Indianapolis tried to break that cycle with a dedicated victim-support initiative centered on persistent outreach, retaliation protection, and sustained follow-up, and the investment paid off in better case outcomes. The program was spearheaded by DeAndra Dycus, who became a gun-violence advocate after her teenage son was shot and critically wounded in 2014. Her experience helps her build trust with the families of other young victims—proof that breaking cycles of mistrust requires meeting communities where they are, not waiting for cooperation to materialize on its own.

Technology, meanwhile, is only as effective as the institutions using it. Surveillance footage, ballistics, DNA, and digital forensics matter most when departments can centralize and rapidly integrate them into active investigations. Chicago’s Area Technology Centers (ATCs), launched in 2019, did just that—giving detectives faster, centralized access to digital and video evidence and contributing to measurable improvements in prosecution rates even during a period of surging violence.
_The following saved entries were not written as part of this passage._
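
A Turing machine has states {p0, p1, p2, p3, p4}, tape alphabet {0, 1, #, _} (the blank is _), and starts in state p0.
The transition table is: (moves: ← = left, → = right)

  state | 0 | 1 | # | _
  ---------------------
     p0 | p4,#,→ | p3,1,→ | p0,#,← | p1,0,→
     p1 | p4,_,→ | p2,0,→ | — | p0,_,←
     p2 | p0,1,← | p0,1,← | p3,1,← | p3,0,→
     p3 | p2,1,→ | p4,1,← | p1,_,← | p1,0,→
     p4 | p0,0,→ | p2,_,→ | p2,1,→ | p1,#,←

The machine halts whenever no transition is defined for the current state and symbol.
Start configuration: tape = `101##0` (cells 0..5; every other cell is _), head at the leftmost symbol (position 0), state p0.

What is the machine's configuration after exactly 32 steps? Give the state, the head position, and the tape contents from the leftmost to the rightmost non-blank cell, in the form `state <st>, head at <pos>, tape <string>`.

state p1, head at 8, tape 1000#_00

p0 | [1]01##0___   read 1 → write 1, move →, go to p3
p3 | 1[0]1##0___   read 0 → write 1, move →, go to p2
p2 | 11[1]##0___   read 1 → write 1, move ←, go to p0
p0 | 1[1]1##0___   read 1 → write 1, move →, go to p3
p3 | 11[1]##0___   read 1 → write 1, move ←, go to p4
p4 | 1[1]1##0___   read 1 → write _, move →, go to p2
p2 | 1_[1]##0___   read 1 → write 1, move ←, go to p0
p0 | 1[_]1##0___   read _ → write 0, move →, go to p1
p1 | 10[1]##0___   read 1 → write 0, move →, go to p2
p2 | 100[#]#0___   read # → write 1, move ←, go to p3
p3 | 10[0]1#0___   read 0 → write 1, move →, go to p2
p2 | 101[1]#0___   read 1 → write 1, move ←, go to p0
p0 | 10[1]1#0___   read 1 → write 1, move →, go to p3
p3 | 101[1]#0___   read 1 → write 1, move ←, go to p4
p4 | 10[1]1#0___   read 1 → write _, move →, go to p2
p2 | 10_[1]#0___   read 1 → write 1, move ←, go to p0
p0 | 10[_]1#0___   read _ → write 0, move →, go to p1
p1 | 100[1]#0___   read 1 → write 0, move →, go to p2
p2 | 1000[#]0___   read # → write 1, move ←, go to p3
p3 | 100[0]10___   read 0 → write 1, move →, go to p2
p2 | 1001[1]0___   read 1 → write 1, move ←, go to p0
p0 | 100[1]10___   read 1 → write 1, move →, go to p3
p3 | 1001[1]0___   read 1 → write 1, move ←, go to p4
p4 | 100[1]10___   read 1 → write _, move →, go to p2
p2 | 100_[1]0___   read 1 → write 1, move ←, go to p0
p0 | 100[_]10___   read _ → write 0, move →, go to p1
p1 | 1000[1]0___   read 1 → write 0, move →, go to p2
p2 | 10000[0]___   read 0 → write 1, move ←, go to p0
p0 | 1000[0]1___   read 0 → write #, move →, go to p4
p4 | 1000#[1]___   read 1 → write _, move →, go to p2
p2 | 1000#_[_]__   read _ → write 0, move →, go to p3
p3 | 1000#_0[_]_   read _ → write 0, move →, go to p1
p1 | 1000#_00[_]
After 32 steps: state p1, head at 8, tape 1000#_00.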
Within weeks of launch, footage processed through the centers helped detectives identify the gunmen who killed off-duty officer John Rivera in River North; both suspects were arrested within hours and later convicted.

None of this comes cheaply. But a growing number of states have already recognized the need for targeted investments in investigative capacity. Legislatures in Arkansas, Missouri, Tennessee, and Texas have passed bills authorizing grants to local law enforcement agencies, with similar efforts advancing in Michigan, Minnesota, and Pennsylvania. The bipartisan support underscores that improving clearance rates is not an ideologically polarizing objective. Still, only Utah has actually funded its grant program. The political consensus exists; what remains is the willingness to appropriate the money.

America’s gun violence debate is almost entirely focused on prevention. Prevention matters, and solving past shootings is a crucially important form of prevention. A system that rarely solves shootings sends a dangerous message: violence carries little consequence. In too many communities, that message reflects reality. Reversing it requires shoring up the basic investigative capacity to catch violent offenders, deliver justice to victims, and prevent the next shooting.